When the light seems more beautiful than usual I remember there is such a thing as photography and I have a camera. I dig it out. The crevices in its body are still white with playa dust from Black Rock City years ago. A sock hangs off the lens. The lens cap is probably still out there somewhere in the fields surrounding Spenser Abbey, where I dropped it last November, walking back and forth during my last retreat. These trips to the desert and the monastery were the last times I took pictures with my good camera, and I like the snapshot of myself the camera object reflects, the idea of being a person who has been to these places, tried to capture them, though there were long intervals of nonmovement in between. The battery is dead. The light is changing.
When I was a child and I was upset at my family and wanted to punish them, or when my family was upset at me and I wanted to punish myself, I sometimes resolved that from this moment forward I would not speak to them, unless I was asked a direct question. I tried this many times and found it incredibly hard to do, a great test of my endurance worse than turning the air conditioner in my room on as low as it could go even though it was winter, or using rusty nails to build an obstacle course under my swingset. I don’t think anyone ever even noticed I wasn’t talking; I couldn’t hold out long enough. It was sometime in my teens that I firmly decided silence was the best way to win an argument, that being the person most able to walk away was the real secret to maintaining the upper hand, and I started keeping my ability to vanish like a trump card in my back pocket at all times. The older I’ve gotten, the easier it’s become to cease communication for long periods, not to say anything even to the people I’m closest to or most want to be close to, sometimes not to answer even when a direct question is asked. When silence becomes a habit, it is hard to stop, I feel gagged, and even though the person who put the gag on was me, I forget how to take it off, and because I do not remember, I assume that someone else, everyone else, must be holding it tightly in place.
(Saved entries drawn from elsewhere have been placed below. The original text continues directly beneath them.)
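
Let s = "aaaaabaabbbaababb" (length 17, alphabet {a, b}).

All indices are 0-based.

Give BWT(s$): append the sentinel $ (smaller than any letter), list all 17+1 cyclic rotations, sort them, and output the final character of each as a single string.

rank  rotation            last
    0  $aaaaabaabbbaababb  b
    1  aaaaabaabbbaababb$  $
    2  aaaabaabbbaababb$a  a
    3  aaabaabbbaababb$aa  a
    4  aabaabbbaababb$aaa  a
    5  aababb$aaaaabaabbb  b
    6  aabbbaababb$aaaaab  b
    7  abaabbbaababb$aaaa  a
    8  ababb$aaaaabaabbba  a
    9  abb$aaaaabaabbbaab  b
   10  abbbaababb$aaaaaba  a
   11  b$aaaaabaabbbaabab  b
   12  baababb$aaaaabaabb  b
   13  baabbbaababb$aaaaa  a
   14  babb$aaaaabaabbbaa  a
   15  bb$aaaaabaabbbaaba  a
   16  bbaababb$aaaaabaab  b
   17  bbbaababb$aaaaabaa  a

b$aaabbaababbaaaba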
My past lovers have inhabited entire brands of drugstore shampoo. When I smell Pantene or Head and Shoulders on a stranger, it’s like rubbing the genie out of a lamp.
I try to summon up some thoughts of my own and it seems that everything in my mind is a recollection of something you said to me in a conversation in which I said little, but I was the one you were talking to, so does that mean that what you said is partly mine, that I am allowed to think it now as my own thought, and how do I know that what I heard was what you actually said, that the words in your head when you were speaking were even the same as the ones in mine now, that I attribute to you, that I hear your voice saying to me in a voice that sounds something like my own? Who owns the thoughts and who does the allowing? I suspect it is neither of us, but can you feel it, does it tickle when I think with your mind?
It is impossible to exist in isolation. Nothing exists in isolation. Nothing is itself only. What I perceive as separateness is yearning for connection, yearning for connection is not the same thing as disconnection. This nausea is my body telling me that what I think is going on does not match up with what is going on. This nausea is my body telling me to stop walking around in a nightmare. Wanting to be connected is the very thing that saves me, even if it feels like I am living in a cold, lonely, hell. Being connected does not depend on doing anything. I could stop speaking for the rest of my life and that would not change the fact that I cannot exist alone. I cannot exist alone. It is not possible. That lonely object is not, cannot be, me.
Stories have characters because people are can live other lives, enhabit other bodies, learn through touch, it helps the words become invisible when the reader can move around in a body, in a space. I sometimes think I have no imagination, but the profound experiences I have had inside literature prove that this is false. I have no trouble submitting to a story entirely, and though I may at times hesitate to create narrative “on purpose” because the incompleteness of what I describe bothers me, I still create stories without trying, stories so completely immersing that I cannot remember what the world was like before I entered them, I cannot picture any space outside them, and everything around me that does not fit the plot is edited out before I see it.
The time is going by and there are so many things I haven’t said yet and most of them start with I love you and end with having an answer, not pre-prepared and poetic and abstract, but concrete and specific to that moment, when you reply, as you always do, “what does that mean?” It will mean something and you will finally understand.
I want to be seen. I am terrified of being seen. I want to be seen. I am terrified of being seen. I want to be seen. I am terrified of being seen. I want to see. I want to see. I want to see. I am terrified to see. I am terrified. I want. To see. See. See. See.
From Enrico’s translation of Wittgenstein’s diary, August 6th 1916:
Only he who does not live in time but in the present is happy.
For the life in the present there is no death.
Death is not an event in life. It is not a fact of the world.
If by eternity one does not understand infinite duration but timelessness, then one can say that he lives eternally who lives in the present.